The more basic book is Blandine Calais-Germain's, Anatomy of Movement. As the title suggests, its focus is on anatomy. Yet, written by a dancer, it is not your standard anatomy text. Filled with numerous line-drawings, it details muscles and the movements they create. One feature I especially like is that it depicts anatomy with the human body not in standard anatomical position, allowing the reader to gain a better perspective of the body and muscles as they are used.
Moving to a more detailed text with substantial kinesiology, Karen Clippinger provides a presentation that is both elegant and concise in Dance Anatomy and Kinesiology. The chapters on specific areas of the body are comprehensive, covering the muscles, movements, common injuries, some assessment tests and exercises for strength and flexibility. They are illustrated with good quality black and white photos and drawings. It is the general chapters that have gained my greatest appreciation.
The opening chapter on the skeletal system is a thorough introduction to types of joints, types of attachments, planes of movement and terminology for all of the above. A lot of the information is summarized concisely in tables. Beyond this, there are discussions of joint stability and mobility, closed and open kinematic chains, and degrees of freedom of joints.
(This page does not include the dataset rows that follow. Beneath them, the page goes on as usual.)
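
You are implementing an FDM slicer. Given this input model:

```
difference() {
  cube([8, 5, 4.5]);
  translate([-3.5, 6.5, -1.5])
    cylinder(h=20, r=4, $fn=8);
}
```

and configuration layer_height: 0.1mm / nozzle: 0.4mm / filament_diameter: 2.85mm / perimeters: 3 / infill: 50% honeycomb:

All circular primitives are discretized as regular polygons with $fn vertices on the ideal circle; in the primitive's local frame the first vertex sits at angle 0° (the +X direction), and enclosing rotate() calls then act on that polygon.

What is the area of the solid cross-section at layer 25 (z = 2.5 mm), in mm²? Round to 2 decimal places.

At z = 2.5 mm: the cube (footprint 8×5) is included at this height (area 40.00 mm²); the r=4 cylinder at (-3.5, 6.5) gives a regular 8-gon of circumradius 4 (constant along its height) (area = (8/2)·4.000²·sin(360°/8) = 45.25 mm²); Taking the first minus the rest: starting from the 8×5 cube (40.00 mm²), the r=4 cylinder at (-3.5, 6.5) misses the remaining region (no effect) — area = 40.00 mm². Overall, the cross-section is a single solid region. Net area = 40.00 mm².

40.00 mm²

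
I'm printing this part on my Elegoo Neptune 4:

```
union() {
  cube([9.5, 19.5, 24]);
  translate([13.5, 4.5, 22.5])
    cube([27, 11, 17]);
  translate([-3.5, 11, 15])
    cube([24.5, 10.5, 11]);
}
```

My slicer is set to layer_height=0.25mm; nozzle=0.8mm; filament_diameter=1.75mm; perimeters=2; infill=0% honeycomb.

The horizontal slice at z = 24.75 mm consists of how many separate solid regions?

At z = 24.75 mm: the cube is not intersected at this z (z outside [0, 24]); the 27×11 cube at (13.5, 4.5) contributes its full rectangle; the cube at (-3.5, 11) (footprint 24.5×10.5) is included at this height; Taking the union: the regions partially overlap (shared area 33.75 mm²), so overlapping operands fuse into one piece — 1 connected region. The result has 1 disconnected region.

1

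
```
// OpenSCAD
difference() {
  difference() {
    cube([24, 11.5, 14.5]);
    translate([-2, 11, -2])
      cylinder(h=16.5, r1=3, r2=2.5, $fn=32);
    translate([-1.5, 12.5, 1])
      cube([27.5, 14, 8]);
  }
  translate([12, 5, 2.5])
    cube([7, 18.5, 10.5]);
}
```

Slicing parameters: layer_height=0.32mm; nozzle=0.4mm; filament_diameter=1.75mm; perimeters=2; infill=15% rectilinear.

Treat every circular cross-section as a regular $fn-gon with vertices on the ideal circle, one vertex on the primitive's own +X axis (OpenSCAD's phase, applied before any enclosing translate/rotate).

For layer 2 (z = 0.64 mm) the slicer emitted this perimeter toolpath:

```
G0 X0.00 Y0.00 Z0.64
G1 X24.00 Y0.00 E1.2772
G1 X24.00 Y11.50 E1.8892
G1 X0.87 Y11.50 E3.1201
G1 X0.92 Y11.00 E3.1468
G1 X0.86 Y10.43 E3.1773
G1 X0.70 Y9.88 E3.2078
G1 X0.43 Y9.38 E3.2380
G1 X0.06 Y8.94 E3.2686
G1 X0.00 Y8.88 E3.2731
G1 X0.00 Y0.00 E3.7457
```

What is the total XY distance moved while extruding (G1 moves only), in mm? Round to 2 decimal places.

70.39 mm

Sum the Euclidean lengths of each G1 segment: total = 70.39 mm.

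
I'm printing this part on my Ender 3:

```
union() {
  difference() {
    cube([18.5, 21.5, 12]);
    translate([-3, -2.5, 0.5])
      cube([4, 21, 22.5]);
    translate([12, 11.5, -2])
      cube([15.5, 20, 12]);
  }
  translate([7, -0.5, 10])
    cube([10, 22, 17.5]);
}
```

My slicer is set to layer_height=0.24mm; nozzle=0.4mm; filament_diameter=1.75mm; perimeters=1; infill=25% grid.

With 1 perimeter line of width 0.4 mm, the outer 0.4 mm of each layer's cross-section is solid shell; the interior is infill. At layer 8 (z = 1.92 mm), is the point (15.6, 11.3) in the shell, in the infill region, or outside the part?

At z = 1.92 mm: the cube is present — its section is the full 18.5×21.5 rectangle; the 4×21 cube at (-3, -2.5) contributes its full rectangle; the 15.5×20 cube at (12, 11.5) contributes its full rectangle; Taking the first minus the rest: starting from the 18.5×21.5 cube, the 4×21 cube at (-3, -2.5) partially overlaps it — only the 18.50 mm² overlap (of its 84.00 mm²) is removed, clipping the outline; the 15.5×20 cube at (12, 11.5) partially overlaps it — only the 65.00 mm² overlap (of its 310.00 mm²) is removed, clipping the outline — 1 connected region; the cube at (7, -0.5) is absent (z outside [10, 27.5]); Taking the union: only that combined region is present, so the union is just that shape — 1 connected region. Overall, the cross-section is a single solid region. The nearest boundary edge runs (12.00, 11.50)→(18.50, 11.50); distance from the point to it = 0.20 mm. The point is inside the cross-section, 0.20 mm from the nearest boundary — within the 0.4 mm shell band (1 × 0.4).

shell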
The following chapter on the muscular system includes a clear presentation of a visco-elastic model of tissue properties, including components both in parallel and in serial with the contractile component of a muscle. There's a good discussion of types of muscle contractions: dynamic, isometric, concentric and eccentric. There's good coverage of types of levers and of mechanical advantage. The various roles a muscle can play are pointed out: agonist, antagonist, synergist, stabilizers and force couples. Finally (but not exhaustively), there's discussion of the line of pull of a muscle and of deducing muscle actions from the attachments. I greatly prefer this approach to simply having students memorize all three of both attachments and the action without understanding the relationship between them.
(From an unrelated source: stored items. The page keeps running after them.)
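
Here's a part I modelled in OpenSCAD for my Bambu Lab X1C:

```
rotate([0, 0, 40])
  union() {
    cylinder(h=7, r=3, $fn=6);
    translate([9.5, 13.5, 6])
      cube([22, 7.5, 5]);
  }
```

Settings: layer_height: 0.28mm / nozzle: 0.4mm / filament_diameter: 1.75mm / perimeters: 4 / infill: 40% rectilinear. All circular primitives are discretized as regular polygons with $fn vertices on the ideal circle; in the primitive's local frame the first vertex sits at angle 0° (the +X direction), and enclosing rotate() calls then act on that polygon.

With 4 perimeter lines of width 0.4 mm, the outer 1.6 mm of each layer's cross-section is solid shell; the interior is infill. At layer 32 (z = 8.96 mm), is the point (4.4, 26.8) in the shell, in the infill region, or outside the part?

At z = 8.96 mm: the cylinder does not reach this height (z outside [0, 7]); the cube at (9.5, 13.5) (footprint 22×7.5) is included at this height; Combining (union): only the 22×7.5 cube at (9.5, 13.5) is present, so the union is just that shape — 1 connected region; (whole slice rotated 40° about Z — lengths, areas and connectivity unchanged). Overall, the cross-section is a single solid region. Undo the 40° rotation: the query point maps to (20.597, 17.702) in the un-rotated model frame. The nearest boundary edge runs (31.50, 21.00)→(9.50, 21.00); distance from the point to it = 3.30 mm. The point is inside the cross-section and 3.30 mm from the nearest boundary — more than the 1.6 mm shell width (4 × 0.4), so it's in the infill interior.

infill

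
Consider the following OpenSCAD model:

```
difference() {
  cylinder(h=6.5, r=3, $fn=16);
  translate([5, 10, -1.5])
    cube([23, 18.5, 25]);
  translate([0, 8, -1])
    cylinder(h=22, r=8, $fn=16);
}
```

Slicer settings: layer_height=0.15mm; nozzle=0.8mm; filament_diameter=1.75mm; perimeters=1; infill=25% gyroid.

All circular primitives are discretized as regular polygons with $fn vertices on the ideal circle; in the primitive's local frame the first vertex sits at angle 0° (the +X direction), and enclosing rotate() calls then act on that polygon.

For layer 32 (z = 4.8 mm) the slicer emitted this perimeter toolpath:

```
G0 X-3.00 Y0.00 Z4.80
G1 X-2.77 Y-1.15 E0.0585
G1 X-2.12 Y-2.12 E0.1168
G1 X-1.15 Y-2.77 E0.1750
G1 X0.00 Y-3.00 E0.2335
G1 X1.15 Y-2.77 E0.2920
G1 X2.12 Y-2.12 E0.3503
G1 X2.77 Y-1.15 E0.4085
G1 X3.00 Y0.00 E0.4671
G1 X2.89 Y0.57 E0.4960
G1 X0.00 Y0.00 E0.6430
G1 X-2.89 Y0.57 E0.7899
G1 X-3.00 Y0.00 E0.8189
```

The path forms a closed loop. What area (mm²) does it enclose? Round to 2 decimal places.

15.48 mm²

Apply the shoelace formula to the sequence of (X, Y) vertices; enclosed area = 15.48 mm².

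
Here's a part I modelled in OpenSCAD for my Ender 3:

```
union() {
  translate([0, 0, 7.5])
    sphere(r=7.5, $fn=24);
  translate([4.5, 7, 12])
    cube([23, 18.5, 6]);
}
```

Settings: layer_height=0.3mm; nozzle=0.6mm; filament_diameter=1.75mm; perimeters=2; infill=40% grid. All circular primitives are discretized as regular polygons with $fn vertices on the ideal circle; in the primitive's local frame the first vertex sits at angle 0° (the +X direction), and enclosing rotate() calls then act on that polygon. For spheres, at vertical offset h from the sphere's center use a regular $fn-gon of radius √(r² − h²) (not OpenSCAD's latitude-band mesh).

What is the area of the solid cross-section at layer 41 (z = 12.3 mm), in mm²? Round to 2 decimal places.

At z = 12.3 mm: the r=7.5 sphere slices to a regular 24-gon of circumradius 5.763 (√(r²−h²) with h=4.8 from center) (area = (24/2)·5.763²·sin(360°/24) = 103.14 mm²); the cube at (4.5, 7) is present — its section is the full 23×18.5 rectangle (area 425.50 mm²); Merging all regions: the 2 present regions are separate (no shared area or edge), so areas and boundary lengths simply add and each stays a separate island — area = 528.64 mm². Overall, the cross-section has 2 separate islands. Net area = 528.64 mm².

528.64 mm²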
In the final chapter, Clippinger returns to the whole body after covering specific areas. Now it's time for anatomical movement analysis, discussion of posture and covering gait analysis. It's a moving conclusion to a thorough and very readable text.
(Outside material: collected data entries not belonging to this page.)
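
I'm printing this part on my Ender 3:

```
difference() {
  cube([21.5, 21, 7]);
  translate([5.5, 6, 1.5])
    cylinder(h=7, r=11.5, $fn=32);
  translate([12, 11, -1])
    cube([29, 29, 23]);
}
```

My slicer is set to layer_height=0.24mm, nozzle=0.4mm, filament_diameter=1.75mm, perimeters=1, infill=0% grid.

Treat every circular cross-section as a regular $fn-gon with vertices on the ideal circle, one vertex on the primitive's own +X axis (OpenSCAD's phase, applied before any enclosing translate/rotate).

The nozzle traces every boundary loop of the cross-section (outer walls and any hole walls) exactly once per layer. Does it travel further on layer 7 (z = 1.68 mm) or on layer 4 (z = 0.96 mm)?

layer 4 (z = 0.96 mm)

Layer 7 (z = 1.68): the 21.5×21 cube contributes its full rectangle (perimeter 85.00 mm); the r=11.5 cylinder at (5.5, 6) contributes a regular 32-gon of circumradius 11.5 (perimeter = 2·32·11.500·sin(180°/32) = 72.14 mm); the cube at (12, 11) is present — its section is the full 29×29 rectangle (perimeter 116.00 mm); Taking the first minus the rest: starting from the 21.5×21 cube, the r=11.5 cylinder at (5.5, 6) partially overlaps it — only the 262.22 mm² overlap (of its 412.81 mm²) is removed, clipping the outline; the 29×29 cube at (12, 11) partially overlaps it — only the 85.05 mm² overlap (of its 841.00 mm²) is removed, clipping the outline — boundary = 69.59 mm. So its perimeter = 69.59 mm. Layer 4 (z = 0.96): the cube is present — its section is the full 21.5×21 rectangle (perimeter 85.00 mm); the cylinder at (5.5, 6) does not reach this height (z outside [1.5, 8.5]); the cube at (12, 11) is present — its section is the full 29×29 rectangle (perimeter 116.00 mm); After the difference (first − rest): starting from the 21.5×21 cube, the 29×29 cube at (12, 11) partially overlaps it — only the 95.00 mm² overlap (of its 841.00 mm²) is removed, clipping the outline — boundary = 85.00 mm. So its perimeter = 85.00 mm. Layer 4 is larger (85.00 vs 69.59 mm).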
The third book I want to review is Constance Schrader's, A Sense of Dance, which was written to be an introduction to use of your body for movement and, in particular, dance. As such an introduction, it looks both at people having cultural and family "home bases" of movement patterns and at characterizing movement in terms of time, space and effort. Time includes concepts of tempo, beat and rhythm. A person's relationship to the surrounding space includes vertical level, shape, direction, dimension (relative size), perspective and focus. It also includes the four interpersonal spaces which we use to structure our lives: intimate, personal, social and distant. The concept of effort can be characterized as involving energy, ease, motivation and struggle against resistance. As an instructor primarily of sports and deep tissue massage, focusing on alleviating restrictions of movement and facilitating ease of movement, Schrader's writing has given me tools to analyze what I see, both physically and from the perspective of a psychology of movement.
To complete the tale, all three of these books provide high value of content in a very practical format. I've enjoyed all three and drawn from all of them in my teaching. As those from a culture of substantial understatement would say, you could do worse.